Zoe frowned. "So you think this body was already here? But it's still my face on it..." Did she just have some doppelganger-self in this world? What did that imply?

He shrugged. "Who can say? I've heard theories about the transmigration of souls, but it's not, shall we say, a topic that lends itself to empirical study."

The sphinx-girl laughed at that. "Yeah, I guess. But if that's how it works, getting back home should just be a problem of returning the soul to the correct body, right?" She frowned; then again, Jon had disappeared entirely, and there was no reason to assume that her own body hadn't vanished from reality just as completely. Were her parents and Mikey just as unaware that she had existed?


Callie exited the bathroom, cringing and blushing furiously. That...was...mortifying. Ordinarily it would've been kinda cool to see what this strange moon-city had to offer, and the thing in the bathroom here was much fancier than what the inn had, but she'd been too busy trying to...trying to figure out how it worked now that she was a...a girl...to pay much attention to the marvels around her.

It was weird...too weird...the way not having the familiar parts there to direct made her feel such a loss of control...and it was only made worse by the fact that the thing she'd spent weeks teasing Peter about had happened to her instead. If she ever got back home, she'd never hear the end of it...!

If she ever got back home...

Sighing, she reentered the room that had been assigned to her and leapt up on top of the strange bubble-bed. No matter how heavy her heart, she felt so light doing that, almost like she could simply hang at the top of that arc forever if she wanted...but she didn't want to, not right now. She sank into the bed, feeling surrounded and a little comforted by the softness of it; it wasn't warm and enveloping like her mother's embrace had been, but it was soothing nonetheless.

The floating screen that had shown her all those sights and sounds was nearby, but she didn't feel like watching it; instead, she stared up at the ceiling, which opened onto the night sky like the dome in the reception area did. She stared out at the stars; at times, she felt like she could almost hear that sound that had drawn her here, while the little star-shaped baubles at the end of these strange antennae that had grown out of her head bobbed and danced just at the top of her field of view, framed by purple bangs. I miss you, Mom, she thought. I thought you were out here in the stars...I dreamed it...I wish you were.

Down at floor level, the door opened and she heard the strange machine-woman enter. "I have been sent to check up on you," came the rustling, ringing metallic voice. "We felt that it would be beneficial for you to review some of the health education for girls your age, in view of your unfamiliarity with normal anatomical development."

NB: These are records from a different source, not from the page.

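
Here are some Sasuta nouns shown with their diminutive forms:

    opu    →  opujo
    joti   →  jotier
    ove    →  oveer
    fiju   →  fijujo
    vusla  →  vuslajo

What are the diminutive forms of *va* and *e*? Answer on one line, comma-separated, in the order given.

vajo, eer

The suffix is conditioned by the last vowel: -er when the last vowel of the stem is a front vowel (*joti*, *ove*); -jo when the last vowel of the stem is a back vowel (*opu*, *fiju*, *vusla*).
The last vowel of *va* is /a/, which is a back vowel, so the suffix is -jo, giving *vajo*.
Since the last vowel of *e* is /e/ (a front vowel), it takes -er, giving *eer*.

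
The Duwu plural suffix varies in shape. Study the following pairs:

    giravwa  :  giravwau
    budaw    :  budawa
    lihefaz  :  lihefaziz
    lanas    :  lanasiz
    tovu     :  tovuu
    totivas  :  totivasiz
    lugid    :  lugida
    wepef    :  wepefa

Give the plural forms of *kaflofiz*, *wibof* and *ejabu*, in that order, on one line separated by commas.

kaflofiziz, wibofa, ejabuu

The alternation tracks the final sound of the stem — -iz when the stem ends in a sibilant (*lihefaz*, *lanas*, *totivas*); -a when the stem ends in a non-sibilant consonant (*budaw*, *lugid*, *wepef*); -u when the stem ends in a vowel (*giravwa*, *tovu*).
*kaflofiz* — final sound /z/ (a sibilant) → -iz → *kaflofiziz*.
The final sound of *wibof* is /f/, which is a non-sibilant consonant, so the suffix is -a, giving *wibofa*.
*ejabu*: final sound = /u/, a vowel → -u → *ejabuu*.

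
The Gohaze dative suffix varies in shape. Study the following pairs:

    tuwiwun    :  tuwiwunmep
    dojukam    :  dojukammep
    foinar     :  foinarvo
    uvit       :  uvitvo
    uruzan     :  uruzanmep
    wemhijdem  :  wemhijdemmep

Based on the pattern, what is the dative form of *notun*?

The alternation tracks the final consonant of the stem — -mep when the stem ends in a nasal (*tuwiwun*, *dojukam*, *uruzan*, *wemhijdem*); -vo when the stem ends in a non-nasal consonant (*foinar*, *uvit*).
Since the final consonant of *notun* is /n/ (a nasal), it takes -mep, giving *notunmep*.

notunmep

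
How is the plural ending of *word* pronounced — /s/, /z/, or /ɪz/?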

"Don't wanna," Callie muttered. The last thing she wanted right now was to have to learn about girls' bodies - she'd had enough of that in the bathroom. And she was in no mood to play along with their games anymore, not after what had happened to her.

I-5483113 considered this. Analysis had concluded that in light of the child's apparent acclimation to her abnormally-developed state, education would be required to help her adjust now that her body had been corrected. However, it seemed obvious that her delicate emotional state was, at the moment, a more pressing concern; there would be time enough for this when she was less upset. It was still concerning - according to the monitors, the oviduct had finished forming several hours ago, shortly before the development of the external organs, and given the apparent head start on physical maturation that the treatment had induced, it was certain that it would activate sometime within the next orbital cycle. That could be a difficult experience even when the girl child was prepared for it. But...she had been far too emotionally unstable earlier for it to be worth pressing the matter right this minute.

"Very well," the clockwork girl replied. "Do you require anything else?"

"No. Go'way."

I-5483113 nodded and withdrew, the door shutting behind her as the lights in the room dimmed. Callie was left to herself, with only the stars for company.